Perhaps most damning: the attack is bipartisan. The Standing Committee on Finance, where these measures originated, included members from all major federal parties—Liberals, Conservatives, and the NDP.
Duval said:
None of the federal leaders—Carney, Poilievre, or Singh spoke out.
Further:
Not one promised to defend Christian or pro-life Canadians. Their silence speaks volumes. Either they are cowards, or they are complicit.
CLC’s response is as strategic as it is defiant. Citing Trump’s past statements that “there can be no free trade with the United States without free speech,” the group is urging the president to leverage U.S. foreign policy and trade power to halt Canada’s descent into ideological tyranny.

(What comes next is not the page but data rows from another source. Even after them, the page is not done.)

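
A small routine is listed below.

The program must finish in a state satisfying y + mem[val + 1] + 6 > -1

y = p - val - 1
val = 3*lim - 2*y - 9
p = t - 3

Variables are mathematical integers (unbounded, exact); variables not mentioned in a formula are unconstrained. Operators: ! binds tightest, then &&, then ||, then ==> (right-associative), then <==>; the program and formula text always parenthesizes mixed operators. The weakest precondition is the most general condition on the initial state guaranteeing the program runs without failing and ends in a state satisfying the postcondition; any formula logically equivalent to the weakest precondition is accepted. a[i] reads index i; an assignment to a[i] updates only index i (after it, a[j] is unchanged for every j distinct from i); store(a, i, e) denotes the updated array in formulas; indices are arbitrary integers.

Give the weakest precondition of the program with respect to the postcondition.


Working backward. After the program, the postcondition y + mem[val + 1] + 6 > -1 must hold; in canonical form it is mem[val + 1] + y > -7.
Before p := t - 3: mem[val + 1] + y > -7
Before val := 3*lim - 2*y - 9: mem[3*lim - 2*y - 8] + y > -7
Before y := p - val - 1: mem[3*lim - 2*p + 2*val - 6] + p > val - 6
Answer: WP = mem[3*lim - 2*p + 2*val - 6] + p > val - 6


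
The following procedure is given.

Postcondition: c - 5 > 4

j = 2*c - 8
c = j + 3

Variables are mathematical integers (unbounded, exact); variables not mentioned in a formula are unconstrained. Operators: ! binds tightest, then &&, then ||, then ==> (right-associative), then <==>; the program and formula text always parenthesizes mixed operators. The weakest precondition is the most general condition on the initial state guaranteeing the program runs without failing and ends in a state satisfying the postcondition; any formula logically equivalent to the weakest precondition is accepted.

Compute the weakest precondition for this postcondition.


Working backward. After the program, the postcondition c - 5 > 4 must hold; in canonical form it is c > 9.
Before c := j + 3: j > 6
Before j := 2*c - 8: 2*c > 14
Answer: WP = 2*c > 14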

Georges Buscemi, President of Campagne Québec-Vie, declared:
Canada should not enjoy privileged access to American markets while it wages war against its own citizens.
Further:
Mr. Trump, hold Prime Minister Carney accountable. This isn’t coexistence—it’s Communist persecution dressed in progressive language.
Buscemi and Gunnarson called on Trump and Vice President J.D. Vance to press the issue at the G7. They reminded the media of Vance’s words in Munich:
The gravest threat to Western democracies
comes not from abroad, but from within.
Although not explicitly stated at the event, it was evident to many observers that Canada’s proposed new laws will not apply equally to all faiths. Islam and mosques are expected to receive carveouts or accommodations, as has become standard in Western legal systems increasingly shaped by fear of “Islamophobia” accusations.
One attendee said:
You can be sure: when Christian soup kitchens are stripped of their status and churches shuttered, mosques will remain untouched, and their funding intact.
This is the double standard of post-Christian Canada.
The proposals reflect a larger cultural revolution sweeping Canada:
[A] shift away from the Christian foundations explicitly recognized in the Charter of Rights and Freedoms, and toward a system in which the state becomes the highest moral authority.
Gunnarson said:
Christianity teaches that God, not government, is sovereign.
That’s why communism always targets Christians first.
Because our faith tells us there is something higher than the state.
Campaign Life Coalition framed the issue in existential terms: This is not just about tax status. This is about survival.
In closing, the group urged President Trump to draw a red line. Gunnarson said:
Mr. President, over 20,000 Canadians have signed our petition. We beg you—do not let our suffering be ignored.
Further:
Raise this issue at the G7. Use your voice. Tie trade to liberty. And tell Prime Minister Carney: You don’t get American markets if you burn down churches and jail Christians.